Credits: REUTERS/JASON REED
WASHINGTON, DC — President Barack Obama used a Canadian-based company with a facility stateside to push his agenda for more government involvement in the economy.
Calling for so-called manufacturing hubs, where government, education and the private sector combine efforts to lure jobs and foreign investment, Obama visited Canada's Linamar Corp.'s plant in Asheville, N.C., Wednesday.
Guelph-based Linamar, which manufacturers auto parts for industrial vehicles, opened shop in the state in 2011 in an abandoned Volvo plant.
"They (Linamar) were looking for a place to build some big parts, and these parts are big I gotta say," Obama said, in front of mining truck parts. "And while they could have gone anyplace in the world, they saw this incredible potential right here in Asheville."
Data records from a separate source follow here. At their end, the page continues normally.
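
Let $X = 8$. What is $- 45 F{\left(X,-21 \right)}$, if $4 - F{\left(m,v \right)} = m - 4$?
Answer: $0$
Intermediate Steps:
$F{\left(m,v \right)} = 8 - m$ ($F{\left(m,v \right)} = 4 - \left(m - 4\right) = 4 - \left(-4 + m\right) = 8 - m$)
$- 45 F{\left(X,-21 \right)} = - 45 \left(8 - 8\right) = \left(-45\right) 0 = 0$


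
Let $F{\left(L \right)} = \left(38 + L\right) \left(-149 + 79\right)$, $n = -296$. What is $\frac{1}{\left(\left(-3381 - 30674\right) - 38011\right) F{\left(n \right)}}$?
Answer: $- \frac{1}{1301511960} \approx -7.6834 \cdot 10^{-10}$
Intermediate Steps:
$F{\left(L \right)} = -2660 - 70 L$ ($F{\left(L \right)} = \left(38 + L\right) \left(-70\right) = -2660 - 70 L$)
$\frac{1}{\left(\left(-3381 - 30674\right) - 38011\right) F{\left(n \right)}} = \frac{1}{\left(\left(-3381 - 30674\right) - 38011\right) \left(-2660 - -20720\right)} = \frac{1}{\left(\left(-3381 - 30674\right) - 38011\right) \left(-2660 + 20720\right)} = \frac{1}{\left(-34055 - 38011\right) 18060} = \frac{1}{-72066} \cdot \frac{1}{18060} = \left(- \frac{1}{72066}\right) \frac{1}{18060} = - \frac{1}{1301511960}$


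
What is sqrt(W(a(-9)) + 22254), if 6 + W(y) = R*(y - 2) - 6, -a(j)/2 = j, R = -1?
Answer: sqrt(22226) ≈ 149.08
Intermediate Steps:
a(j) = -2*j
W(y) = -10 - y (W(y) = -6 + (-(y - 2) - 6) = -6 + (-(-2 + y) - 6) = -6 + ((2 - y) - 6) = -6 + (-4 - y) = -10 - y)
sqrt(W(a(-9)) + 22254) = sqrt((-10 - (-2)*(-9)) + 22254) = sqrt((-10 - 1*18) + 22254) = sqrt((-10 - 18) + 22254) = sqrt(-28 + 22254) = sqrt(22226)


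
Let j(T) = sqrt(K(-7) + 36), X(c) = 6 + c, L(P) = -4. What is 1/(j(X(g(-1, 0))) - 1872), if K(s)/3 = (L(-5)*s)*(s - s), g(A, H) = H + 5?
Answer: -1/1866 ≈ -0.00053591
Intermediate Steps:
g(A, H) = 5 + H
K(s) = 0 (K(s) = 3*((-4*s)*(s - s)) = 3*(-4*s*0) = 3*0 = 0)
j(T) = 6 (j(T) = sqrt(0 + 36) = sqrt(36) = 6)
1/(j(X(g(-1, 0))) - 1872) = 1/(6 - 1872) = 1/(-1866) = -1/1866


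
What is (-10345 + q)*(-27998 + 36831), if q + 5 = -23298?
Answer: -297212784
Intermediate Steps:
q = -23303 (q = -5 - 23298 = -23303)
(-10345 + q)*(-27998 + 36831) = (-10345 - 23303)*(-27998 + 36831) = -33648*8833 = -297212784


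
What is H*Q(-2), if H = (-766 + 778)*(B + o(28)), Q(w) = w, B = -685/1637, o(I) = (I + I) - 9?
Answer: -1830096/1637 ≈ -1118.0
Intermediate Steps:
o(I) = -9 + 2*I (o(I) = 2*I - 9 = -9 + 2*I)
B = -685/1637 (B = -685*1/1637 = -685/1637 ≈ -0.41845)
H = 915048/1637 (H = (-766 + 778)*(-685/1637 + (-9 + 2*28)) = 12*(-685/1637 + (-9 + 56)) = 12*(-685/1637 + 47) = 12*(76254/1637) = 915048/1637 ≈ 558.98)
H*Q(-2) = (915048/1637)*(-2) = -1830096/1637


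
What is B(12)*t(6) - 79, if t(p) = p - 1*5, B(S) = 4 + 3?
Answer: -72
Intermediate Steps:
B(S) = 7
t(p) = -5 + p (t(p) = p - 5 = -5 + p)
B(12)*t(6) - 79 = 7*(-5 + 6) - 79 = 7*1 - 79 = 7 - 79 = -72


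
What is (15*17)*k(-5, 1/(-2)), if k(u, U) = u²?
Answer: 6375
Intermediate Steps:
(15*17)*k(-5, 1/(-2)) = (15*17)*(-5)² = 255*25 = 6375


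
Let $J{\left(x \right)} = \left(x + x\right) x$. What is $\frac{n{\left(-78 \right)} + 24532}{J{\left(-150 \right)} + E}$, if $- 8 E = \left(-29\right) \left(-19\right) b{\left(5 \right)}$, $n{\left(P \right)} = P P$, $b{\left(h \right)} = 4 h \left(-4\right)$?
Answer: $\frac{15308}{25255} \approx 0.60614$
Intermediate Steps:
$J{\left(x \right)} = 2 x^{2}$ ($J{\left(x \right)} = 2 x x = 2 x^{2}$)
$b{\left(h \right)} = - 16 h$
$n{\left(P \right)} = P^{2}$
$E = 5510$ ($E = - \frac{\left(-29\right) \left(-19\right) \left(\left(-16\right) 5\right)}{8} = - \frac{551 \left(-80\right)}{8} = \left(- \frac{1}{8}\right) \left(-44080\right) = 5510$)
$\frac{n{\left(-78 \right)} + 24532}{J{\left(-150 \right)} + E} = \frac{\left(-78\right)^{2} + 24532}{2 \left(-150\right)^{2} + 5510} = \frac{6084 + 24532}{2 \cdot 22500 + 5510} = \frac{30616}{45000 + 5510} = \frac{30616}{50510} = 30616 \cdot \frac{1}{50510} = \frac{15308}{25255}$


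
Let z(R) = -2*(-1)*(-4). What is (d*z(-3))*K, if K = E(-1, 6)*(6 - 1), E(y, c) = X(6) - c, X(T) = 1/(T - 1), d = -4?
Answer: -928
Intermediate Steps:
X(T) = 1/(-1 + T)
z(R) = -8 (z(R) = 2*(-4) = -8)
E(y, c) = 1/5 - c (E(y, c) = 1/(-1 + 6) - c = 1/5 - c)
K = -29 (K = (1/5 - 1*6)*(6 - 1) = (1/5 - 6)*5 = -29/5*5 = -29)
(d*z(-3))*K = -4*(-8)*(-29) = 32*(-29) = -928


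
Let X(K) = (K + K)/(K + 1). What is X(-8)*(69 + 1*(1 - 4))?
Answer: 1056/7 ≈ 150.86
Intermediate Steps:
X(K) = 2*K/(1 + K) (X(K) = (2*K)/(1 + K) = 2*K/(1 + K))
X(-8)*(69 + 1*(1 - 4)) = (2*(-8)/(1 - 8))*(69 + 1*(1 - 4)) = (2*(-8)/(-7))*(69 + 1*(-3)) = (2*(-8)*(-⅐))*(69 - 3) = (16/7)*66 = 1056/7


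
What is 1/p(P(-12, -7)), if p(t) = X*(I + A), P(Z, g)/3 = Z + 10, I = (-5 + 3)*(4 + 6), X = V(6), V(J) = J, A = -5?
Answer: -1/150 ≈ -0.0066667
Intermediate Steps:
X = 6
I = -20 (I = -2*10 = -20)
P(Z, g) = 30 + 3*Z (P(Z, g) = 3*(Z + 10) = 3*(10 + Z) = 30 + 3*Z)
p(t) = -150 (p(t) = 6*(-20 - 5) = 6*(-25) = -150)
1/p(P(-12, -7)) = 1/(-150) = -1/150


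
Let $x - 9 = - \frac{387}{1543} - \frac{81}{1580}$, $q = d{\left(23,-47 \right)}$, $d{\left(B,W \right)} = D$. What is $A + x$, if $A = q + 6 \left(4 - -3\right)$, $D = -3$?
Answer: $\frac{116284677}{2437940} \approx 47.698$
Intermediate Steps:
$d{\left(B,W \right)} = -3$
$q = -3$
$x = \frac{21205017}{2437940}$ ($x = 9 - \left(\frac{81}{1580} + \frac{387}{1543}\right) = 9 - \frac{736443}{2437940} = \frac{21205017}{2437940} \approx 8.6979$)
$A = 39$ ($A = -3 + 6 \left(4 - -3\right) = -3 + 6 \left(4 + 3\right) = -3 + 6 \cdot 7 = -3 + 42 = 39$)
$A + x = 39 + \frac{21205017}{2437940} = \frac{116284677}{2437940}$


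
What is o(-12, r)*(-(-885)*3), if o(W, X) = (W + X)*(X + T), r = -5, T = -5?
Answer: 451350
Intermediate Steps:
o(W, X) = (-5 + X)*(W + X) (o(W, X) = (W + X)*(X - 5) = (W + X)*(-5 + X) = (-5 + X)*(W + X))
o(-12, r)*(-(-885)*3) = ((-5)² - 5*(-12) - 5*(-5) - 12*(-5))*(-(-885)*3) = (25 + 60 + 25 + 60)*(-295*(-9)) = 170*2655 = 451350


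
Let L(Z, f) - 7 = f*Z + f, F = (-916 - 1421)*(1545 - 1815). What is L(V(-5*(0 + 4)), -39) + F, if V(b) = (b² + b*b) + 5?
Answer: 599563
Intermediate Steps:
F = 630990 (F = -2337*(-270) = 630990)
V(b) = 5 + 2*b² (V(b) = (b² + b²) + 5 = 2*b² + 5 = 5 + 2*b²)
L(Z, f) = 7 + f + Z*f (L(Z, f) = 7 + (f*Z + f) = 7 + (Z*f + f) = 7 + (f + Z*f) = 7 + f + Z*f)
L(V(-5*(0 + 4)), -39) + F = (7 - 39 + (5 + 2*(-5*(0 + 4))²)*(-39)) + 630990 = (7 - 39 + (5 + 2*(-5*4)²)*(-39)) + 630990 = (7 - 39 + (5 + 2*(-20)²)*(-39)) + 630990 = (7 - 39 + (5 + 2*400)*(-39)) + 630990 = (7 - 39 + (5 + 800)*(-39)) + 630990 = (7 - 39 + 805*(-39)) + 630990 = (7 - 39 - 31395) + 630990 = -31427 + 630990 = 599563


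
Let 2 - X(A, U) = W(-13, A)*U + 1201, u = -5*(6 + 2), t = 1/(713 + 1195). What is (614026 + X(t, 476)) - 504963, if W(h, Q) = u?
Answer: 126904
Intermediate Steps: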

The company reportedly employs 160 workers in Asheville, but hopes to expand to 650.
Linamar CEO Linda Hasenfratz said they were "thrilled" to host the president Wednesday.
"The president's recognition that manufacturing is the backbone of any healthy economy is vital and great for the industry," she said in a statement.
In his state of the union address Tuesday, Obama pledged to create three manufacturing hubs, and urged Congress to approve 13 more, where government incentives coupled with local training programs could lure greater foreign investment.
Obama is making other campaign-style stops in Georgia on Thursday and in his hometown of Chicago Friday to promote other elements of his address.
Republicans have criticized his plan to increase government investment, and instead want to cut government spending, reduce regulations and balance the budget.